Looking for a way to monitor my services

Shimitar@feddit.it · 7 months ago

Looking for a way to monitor my services

Avid Amoeba@lemmy.ca · edit-2 7 months ago

I think Prometheus is a good industry standard. It can do everything you listed except for restarting stuff. It’s got a decent built-in monitoring capability and you can extend it trivially to monitor anything. For example I wrote a 5-liner to monitor ZFS health and another for LVM. I even monitor my routers with it. OpenWrt has an installable node exporter for Prometheus.

Service restarting is a remote execution capability and generally falls outside of the monitoring domain. You’d be better off implementing that with another process/service manager. If you’re running systemd, that’s one of its primary purposes. You can use it to start/stop/restart containers just like normal processes.

krash@lemmy.ml · 7 months ago

Can you share a guide / tutorial on how to accomplish what OP wants (or just get started with Prometheus)? I was in the same boat as OP and settled for netdata, and eventually gave up on monitoring altogether because it was either overwhelming me with data, too cumbersome to set up or had features behind paid plans.

Avid Amoeba@lemmy.ca · edit-2 7 months ago

Anytime you’re asking this, go for the projects Quick Start / Getting Started doc. In this case here. If you’re on a Debian based system Prometheus is already packaged in the repository so you don’t have to download the latest. You likely won’t win anything but the pain for having to set up the bare binary as a service with systemd. I followed that doc to setup mine but installed it from apt.

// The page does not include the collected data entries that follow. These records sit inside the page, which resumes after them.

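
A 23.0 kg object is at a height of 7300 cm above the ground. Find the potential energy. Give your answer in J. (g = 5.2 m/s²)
Convert to SI: m = 23.0 kg, h = 73.0 m
PE = mgh = (23.0)(5.2)(73.0) = 8731 J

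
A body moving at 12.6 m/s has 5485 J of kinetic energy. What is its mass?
m = 2·KE/v² = 2·5485/(12.6)² = 69.1 kg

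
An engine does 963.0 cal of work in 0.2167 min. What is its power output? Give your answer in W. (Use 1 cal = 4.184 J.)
Convert to SI: W = 4029.19 J, t = 13.002 s
P = W/t = 4029.19/13.002 = 309.9 W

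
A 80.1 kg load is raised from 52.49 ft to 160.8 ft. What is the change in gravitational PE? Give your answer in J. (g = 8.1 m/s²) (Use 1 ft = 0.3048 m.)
Convert to SI: m = 80.1 kg, Δh = 33.0129 m
ΔPE = mgΔh = (80.1)(8.1)(33.0129) = 21420 J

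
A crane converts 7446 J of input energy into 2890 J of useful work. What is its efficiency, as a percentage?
η = W_out/W_in = 2890/7446 = 38.81%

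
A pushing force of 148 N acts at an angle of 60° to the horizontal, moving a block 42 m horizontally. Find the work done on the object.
W = F·d·cosθ = (148)(42)cos(60°) = 3108 J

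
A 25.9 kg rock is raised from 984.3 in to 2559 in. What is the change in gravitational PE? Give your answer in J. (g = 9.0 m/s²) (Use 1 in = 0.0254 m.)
Convert to SI: m = 25.9 kg, Δh = 39.9974 m
ΔPE = mgΔh = (25.9)(9.0)(39.9974) = 9323 J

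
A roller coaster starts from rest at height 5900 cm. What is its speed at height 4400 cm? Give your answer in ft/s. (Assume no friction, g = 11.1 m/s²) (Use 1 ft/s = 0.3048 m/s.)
Convert to SI: h₁−h₂ = 15.0 m
mgh₁ = mgh₂ + ½mv² ⇒ v = √(2g(h₁−h₂)) = √(2·11.1·15.0) = 18.2483 m/s = 59.87 ft/s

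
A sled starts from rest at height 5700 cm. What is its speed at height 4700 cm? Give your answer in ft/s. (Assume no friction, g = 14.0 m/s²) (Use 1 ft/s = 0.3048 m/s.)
Convert to SI: h₁−h₂ = 10.0 m
mgh₁ = mgh₂ + ½mv² ⇒ v = √(2g(h₁−h₂)) = √(2·14.0·10.0) = 16.7332 m/s = 54.9 ft/s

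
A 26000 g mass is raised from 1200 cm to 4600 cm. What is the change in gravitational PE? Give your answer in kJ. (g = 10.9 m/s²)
Convert to SI: m = 26.0 kg, Δh = 34.0 m
ΔPE = mgΔh = (26.0)(10.9)(34.0) = 9635.6 J = 9.636 kJ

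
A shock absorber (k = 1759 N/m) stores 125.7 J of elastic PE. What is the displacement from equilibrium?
x = √(2·PE/k) = √(2·125.7/1759) = 0.3781 m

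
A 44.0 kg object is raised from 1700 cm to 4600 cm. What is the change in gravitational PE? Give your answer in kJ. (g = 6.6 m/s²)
Convert to SI: m = 44.0 kg, Δh = 29.0 m
ΔPE = mgΔh = (44.0)(6.6)(29.0) = 8421.6 J = 8.422 kJ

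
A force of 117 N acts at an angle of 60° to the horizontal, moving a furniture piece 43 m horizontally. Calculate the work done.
W = F·d·cosθ = (117)(43)cos(60°) = 2516 J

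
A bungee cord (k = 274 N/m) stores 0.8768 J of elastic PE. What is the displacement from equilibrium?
x = √(2·PE/k) = √(2·0.8768/274) = 0.08 m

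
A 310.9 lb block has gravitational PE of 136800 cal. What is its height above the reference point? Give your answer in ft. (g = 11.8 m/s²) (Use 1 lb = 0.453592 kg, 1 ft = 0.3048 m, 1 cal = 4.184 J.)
Convert to SI: m = 141.022 kg, PE = 572371 J
h = PE/(mg) = 572371/(141.022·11.8) = 343.961 m = 1128 ft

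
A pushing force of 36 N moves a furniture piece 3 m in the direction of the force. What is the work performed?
W = F·d = (36)(3) = 108.0 J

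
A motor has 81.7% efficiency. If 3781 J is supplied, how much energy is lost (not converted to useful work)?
W_lost = W_in(1 − η) = 3781·(1 − 0.817) = 691.9 J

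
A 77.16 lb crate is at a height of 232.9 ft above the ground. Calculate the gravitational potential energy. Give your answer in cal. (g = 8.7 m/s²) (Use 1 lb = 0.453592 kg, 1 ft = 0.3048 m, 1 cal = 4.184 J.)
Convert to SI: m = 34.9992 kg, h = 70.9879 m
PE = mgh = (34.9992)(8.7)(70.9879) = 21615.3 J = 5166 cal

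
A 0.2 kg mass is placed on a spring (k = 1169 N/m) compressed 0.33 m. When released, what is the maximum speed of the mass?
½kx² = ½mv² ⇒ v = x√(k/m) = (0.33)√(1169/0.2) = 25.23 m/s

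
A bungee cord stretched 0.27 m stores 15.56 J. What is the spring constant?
k = 2·PE/x² = 2·15.56/(0.27)² = 426.9 N/m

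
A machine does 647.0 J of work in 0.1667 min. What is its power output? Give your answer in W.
Convert to SI: W = 647.0 J, t = 10.002 s
P = W/t = 647.0/10.002 = 64.69 W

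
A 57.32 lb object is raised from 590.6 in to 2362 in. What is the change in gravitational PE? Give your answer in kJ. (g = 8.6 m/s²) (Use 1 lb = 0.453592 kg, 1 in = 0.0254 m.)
Convert to SI: m = 25.9999 kg, Δh = 44.9936 m
ΔPE = mgΔh = (25.9999)(8.6)(44.9936) = 10060.5 J = 10.06 kJ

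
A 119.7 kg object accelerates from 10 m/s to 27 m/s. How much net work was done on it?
W = ΔKE = ½m(v₂² − v₁²) = ½(119.7)(27² − 10²) = 37645.65 J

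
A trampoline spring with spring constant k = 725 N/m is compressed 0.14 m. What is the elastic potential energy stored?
PE = ½kx² = ½(725)(0.14)² = 7.105 J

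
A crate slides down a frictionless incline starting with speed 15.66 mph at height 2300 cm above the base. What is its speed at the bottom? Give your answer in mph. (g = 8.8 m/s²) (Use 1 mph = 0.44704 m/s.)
Convert to SI: v₀ = 7.00065 m/s, h = 23.0 m
½mv₀² + mgh = ½mv² ⇒ v = √(v₀² + 2gh) = √(7.00065² + 2·8.8·23.0) = 21.3028 m/s = 47.65 mph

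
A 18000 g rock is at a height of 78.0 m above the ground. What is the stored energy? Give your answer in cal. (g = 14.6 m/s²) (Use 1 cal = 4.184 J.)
Convert to SI: m = 18.0 kg, h = 78.0 m
PE = mgh = (18.0)(14.6)(78.0) = 20498.4 J = 4899 cal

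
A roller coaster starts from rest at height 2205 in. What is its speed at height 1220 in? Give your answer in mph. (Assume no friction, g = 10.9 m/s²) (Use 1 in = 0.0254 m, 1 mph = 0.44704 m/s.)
Convert to SI: h₁−h₂ = 25.019 m
mgh₁ = mgh₂ + ½mv² ⇒ v = √(2g(h₁−h₂)) = √(2·10.9·25.019) = 23.3541 m/s = 52.24 mph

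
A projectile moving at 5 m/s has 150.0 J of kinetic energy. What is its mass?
m = 2·KE/v² = 2·150.0/(5)² = 12.0 kg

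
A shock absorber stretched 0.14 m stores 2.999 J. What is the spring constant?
k = 2·PE/x² = 2·2.999/(0.14)² = 306.0 N/m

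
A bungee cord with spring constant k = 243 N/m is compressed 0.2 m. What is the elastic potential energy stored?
PE = ½kx² = ½(243)(0.2)² = 4.86 J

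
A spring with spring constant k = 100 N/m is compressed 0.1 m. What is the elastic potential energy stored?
PE = ½kx² = ½(100)(0.1)² = 0.5 J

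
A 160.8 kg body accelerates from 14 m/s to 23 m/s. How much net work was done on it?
W = ΔKE = ½m(v₂² − v₁²) = ½(160.8)(23² − 14²) = 26773.2 J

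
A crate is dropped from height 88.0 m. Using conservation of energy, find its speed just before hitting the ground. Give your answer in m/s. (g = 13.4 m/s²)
mgh = ½mv² ⇒ v = √(2gh) = √(2·13.4·88.0) = 48.56 m/s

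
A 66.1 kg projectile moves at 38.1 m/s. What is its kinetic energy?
KE = ½mv² = ½(66.1)(38.1)² = 47980 J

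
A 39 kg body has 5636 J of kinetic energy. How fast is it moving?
v = √(2·KE/m) = √(2·5636/39) = 17.0 m/s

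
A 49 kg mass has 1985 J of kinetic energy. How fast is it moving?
v = √(2·KE/m) = √(2·1985/49) = 9.001 m/s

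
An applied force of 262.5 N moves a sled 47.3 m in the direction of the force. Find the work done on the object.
W = F·d = (262.5)(47.3) = 12420 J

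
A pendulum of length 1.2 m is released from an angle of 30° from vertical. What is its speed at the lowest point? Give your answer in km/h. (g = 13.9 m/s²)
h = L(1 − cosθ) = 1.2(1 − cos30°) = 0.16077 m
v = √(2gh) = √(2·13.9·0.16077) = 2.11409 m/s = 7.611 km/h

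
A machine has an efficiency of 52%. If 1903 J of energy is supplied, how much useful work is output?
W_out = η·W_in = 0.52·1903 = 989.56 J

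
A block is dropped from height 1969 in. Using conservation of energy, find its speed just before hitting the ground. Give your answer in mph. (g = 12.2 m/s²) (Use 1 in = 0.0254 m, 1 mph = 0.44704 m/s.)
Convert to SI: h = 50.0126 m
mgh = ½mv² ⇒ v = √(2gh) = √(2·12.2·50.0126) = 34.9329 m/s = 78.14 mph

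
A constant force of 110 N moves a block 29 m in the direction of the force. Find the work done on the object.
W = F·d = (110)(29) = 3190 J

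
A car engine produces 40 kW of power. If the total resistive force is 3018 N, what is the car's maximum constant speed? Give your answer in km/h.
P = Fv ⇒ v = P/F = 40000 W/3018.0 N = 13.2538 m/s = 47.71 km/h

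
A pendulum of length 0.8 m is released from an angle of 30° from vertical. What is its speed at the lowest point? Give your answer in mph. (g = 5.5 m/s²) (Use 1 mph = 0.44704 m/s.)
h = L(1 − cosθ) = 0.8(1 − cos30°) = 0.10718 m
v = √(2gh) = √(2·5.5·0.10718) = 1.08581 m/s = 2.429 mph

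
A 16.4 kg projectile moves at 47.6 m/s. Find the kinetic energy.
KE = ½mv² = ½(16.4)(47.6)² = 18580 J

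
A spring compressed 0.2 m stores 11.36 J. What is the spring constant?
k = 2·PE/x² = 2·11.36/(0.2)² = 568.0 N/m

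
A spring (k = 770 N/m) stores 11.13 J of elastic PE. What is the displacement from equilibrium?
x = √(2·PE/k) = √(2·11.13/770) = 0.17 m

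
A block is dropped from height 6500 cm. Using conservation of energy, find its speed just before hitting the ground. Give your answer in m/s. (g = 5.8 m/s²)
Convert to SI: h = 65.0 m
mgh = ½mv² ⇒ v = √(2gh) = √(2·5.8·65.0) = 27.46 m/s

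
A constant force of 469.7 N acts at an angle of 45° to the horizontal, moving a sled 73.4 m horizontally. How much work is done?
W = F·d·cosθ = (469.7)(73.4)cos(45°) = 24380 J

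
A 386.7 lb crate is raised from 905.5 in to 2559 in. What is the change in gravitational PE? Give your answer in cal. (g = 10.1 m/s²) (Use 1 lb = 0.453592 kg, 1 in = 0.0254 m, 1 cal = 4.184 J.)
Convert to SI: m = 175.404 kg, Δh = 41.9989 m
ΔPE = mgΔh = (175.404)(10.1)(41.9989) = 74404.4 J = 17780 cal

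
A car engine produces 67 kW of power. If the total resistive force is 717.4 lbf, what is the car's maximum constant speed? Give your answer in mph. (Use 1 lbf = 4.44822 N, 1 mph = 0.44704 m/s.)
Convert to SI: F = 3191.15 N
P = Fv ⇒ v = P/F = 67000 W/3191.15 N = 20.9955 m/s = 46.97 mph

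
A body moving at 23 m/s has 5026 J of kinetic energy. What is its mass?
m = 2·KE/v² = 2·5026/(23)² = 19.0 kg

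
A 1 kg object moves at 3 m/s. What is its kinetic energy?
KE = ½mv² = ½(1)(3)² = 4.5 J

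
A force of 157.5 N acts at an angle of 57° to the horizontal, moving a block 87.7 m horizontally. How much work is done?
W = F·d·cosθ = (157.5)(87.7)cos(57°) = 7523 J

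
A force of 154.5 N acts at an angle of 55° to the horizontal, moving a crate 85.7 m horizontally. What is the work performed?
W = F·d·cosθ = (154.5)(85.7)cos(55°) = 7595 J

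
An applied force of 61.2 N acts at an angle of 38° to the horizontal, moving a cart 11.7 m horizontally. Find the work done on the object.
W = F·d·cosθ = (61.2)(11.7)cos(38°) = 564.2 J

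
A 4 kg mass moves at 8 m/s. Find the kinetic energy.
KE = ½mv² = ½(4)(8)² = 128.0 J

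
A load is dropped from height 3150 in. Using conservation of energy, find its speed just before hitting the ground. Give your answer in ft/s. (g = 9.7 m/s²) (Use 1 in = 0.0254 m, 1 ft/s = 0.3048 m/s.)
Convert to SI: h = 80.01 m
mgh = ½mv² ⇒ v = √(2gh) = √(2·9.7·80.01) = 39.3979 m/s = 129.3 ft/s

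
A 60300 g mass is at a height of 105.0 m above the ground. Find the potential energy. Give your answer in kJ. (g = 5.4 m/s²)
Convert to SI: m = 60.3 kg, h = 105.0 m
PE = mgh = (60.3)(5.4)(105.0) = 34190.1 J = 34.19 kJ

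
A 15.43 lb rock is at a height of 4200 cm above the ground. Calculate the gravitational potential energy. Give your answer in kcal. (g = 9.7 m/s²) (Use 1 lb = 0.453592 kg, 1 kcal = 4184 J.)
Convert to SI: m = 6.99892 kg, h = 42.0 m
PE = mgh = (6.99892)(9.7)(42.0) = 2851.36 J = 0.6815 kcal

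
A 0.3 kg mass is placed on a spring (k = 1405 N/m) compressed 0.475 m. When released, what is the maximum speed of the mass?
½kx² = ½mv² ⇒ v = x√(k/m) = (0.475)√(1405/0.3) = 32.51 m/s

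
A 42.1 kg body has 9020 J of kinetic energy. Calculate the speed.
v = √(2·KE/m) = √(2·9020/42.1) = 20.7 m/s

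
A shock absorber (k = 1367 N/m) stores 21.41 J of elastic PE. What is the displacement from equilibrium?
x = √(2·PE/k) = √(2·21.41/1367) = 0.177 m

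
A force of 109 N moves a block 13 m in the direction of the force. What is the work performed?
W = F·d = (109)(13) = 1417 J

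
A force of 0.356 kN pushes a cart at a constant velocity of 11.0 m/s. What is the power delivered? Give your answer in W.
Convert to SI: F = 356.0 N, v = 11.0 m/s
P = Fv = (356.0)(11.0) = 3916 W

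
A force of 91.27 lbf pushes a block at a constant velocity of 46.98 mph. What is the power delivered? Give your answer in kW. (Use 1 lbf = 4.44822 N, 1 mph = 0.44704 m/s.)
Convert to SI: F = 405.989 N, v = 21.0019 m/s
P = Fv = (405.989)(21.0019) = 8526.56 W = 8.527 kW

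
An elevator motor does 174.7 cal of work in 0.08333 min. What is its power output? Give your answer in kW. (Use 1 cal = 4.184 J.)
Convert to SI: W = 730.945 J, t = 4.9998 s
P = W/t = 730.945/4.9998 = 146.195 W = 0.1462 kW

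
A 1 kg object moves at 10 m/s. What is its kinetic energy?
KE = ½mv² = ½(1)(10)² = 50.0 J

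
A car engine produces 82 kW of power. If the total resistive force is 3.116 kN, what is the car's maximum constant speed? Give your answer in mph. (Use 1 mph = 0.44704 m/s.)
Convert to SI: F = 3116.0 N
P = Fv ⇒ v = P/F = 82000 W/3116.0 N = 26.3158 m/s = 58.87 mph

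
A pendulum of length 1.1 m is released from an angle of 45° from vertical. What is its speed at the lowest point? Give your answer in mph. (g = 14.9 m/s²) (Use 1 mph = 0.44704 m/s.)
h = L(1 − cosθ) = 1.1(1 − cos45°) = 0.322183 m
v = √(2gh) = √(2·14.9·0.322183) = 3.09855 m/s = 6.931 mph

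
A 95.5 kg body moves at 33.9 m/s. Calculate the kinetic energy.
KE = ½mv² = ½(95.5)(33.9)² = 54870 J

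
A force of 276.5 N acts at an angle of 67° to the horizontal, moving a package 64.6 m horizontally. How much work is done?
W = F·d·cosθ = (276.5)(64.6)cos(67°) = 6979 J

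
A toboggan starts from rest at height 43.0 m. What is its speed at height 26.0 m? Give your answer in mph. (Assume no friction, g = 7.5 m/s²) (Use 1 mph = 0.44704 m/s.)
mgh₁ = mgh₂ + ½mv² ⇒ v = √(2g(h₁−h₂)) = √(2·7.5·17.0) = 15.9687 m/s = 35.72 mph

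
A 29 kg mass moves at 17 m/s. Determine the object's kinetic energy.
KE = ½mv² = ½(29)(17)² = 4190.5 J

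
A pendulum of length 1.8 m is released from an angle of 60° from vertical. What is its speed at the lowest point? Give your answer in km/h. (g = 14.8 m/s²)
h = L(1 − cosθ) = 1.8(1 − cos60°) = 0.9 m
v = √(2gh) = √(2·14.8·0.9) = 5.1614 m/s = 18.58 km/h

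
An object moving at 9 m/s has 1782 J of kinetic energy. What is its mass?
m = 2·KE/v² = 2·1782/(9)² = 44.0 kg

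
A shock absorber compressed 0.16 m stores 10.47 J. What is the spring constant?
k = 2·PE/x² = 2·10.47/(0.16)² = 818.0 N/m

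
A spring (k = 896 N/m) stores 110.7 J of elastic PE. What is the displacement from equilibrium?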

On a second thought, if you’re getting it from the repo and it already has a systemd unit defined, it might be more difficult to follow the Getting Started doc. You know what, follow it as-is. Once you have something running and monitoring ad-hoc, it’ll be easy to install from apt and put your config in it.

zinderic@programming.dev · 7 months ago

Give https://github.com/louislam/uptime-kuma a try. I’m planning to do the same for similar use case. Sensu (sensu.io) is a more sophisticated option but it requires more infrastructure and there is a bit of a learning curve with it.

cron@feddit.de · 7 months ago

While I really like uptime kuma, it seems a bit too restricted for OPs use case. For example, to monitor disk or CPU usage, you would need to write your own scripts. It would be doable, but not very nice.

At least how I understood the.question, OP would probably look for something like icinga.

zinderic@programming.dev · 7 months ago

Yeah better fit but a bit of trouble to setup… What’s your opinion on Icinga? Never used it myself.

cron@feddit.de · 7 months ago

We had it at work, but I never did anything else than receiving and resolving alerts. But it looked good for me and I liked the system.

poVoq@slrpnk.net · 7 months ago

Have you tried Cockpit? It has pretty nice Podman integration.

umbrella@lemmy.ml · edit-2 7 months ago

grafana is pretty annoying to learn and setup but it does everything you seem to want.

CyberTailor@lemmy.world · 7 months ago

good ol’ nagios (or one of its forks)

7 months ago

You can do most of not all of this with CheckMk but it’s probably overkill.

Majestix@lemmy.world · 7 months ago

I use Homarr and Enjoy it a lot. Nice Interface, can Monitor not only Services but also the Server itself and is quite Customizable.

rambos@lemm.ee · 7 months ago

If you go with dashboard approach, I would suggest Homepage

Majestix@lemmy.world · 7 months ago

I like Homarr because it is Drag and Drop to edit the Page. I think with Homepage i would have to edit the config file.

LifeBandit666@feddit.uk · edit-2 7 months ago

I tried to spin up a Homarr docker container the other day after seeing it on YouTube, but because it’s located in ghcr it just wouldn’t install.

I even added ghcr to my resources in docker using my password and an API key, but still no dice.

I’m missing something obvious, but I’m not sure what, any pointers?

Edit: I’ve just tried again and this time it hasn’t failed with an error message, just hanging in Portainer stacks deployment instead

Edit 2: I left it hanging and checked while I was out and about (love Tailscale)and it’s working now!

TCB13@lemmy.world · 7 months ago

deleted by creator

atzanteol@sh.itjust.works · 7 months ago

i have a mixed set of containers (a few, not too many) and bare-metal services

Containers run on bare metal. Or are you running them in a vm?

Shimitar@feddit.it · 7 months ago

I run containers on bare metal indeed.

I have services running in containers on bare metal and services running without containers, on bare metal.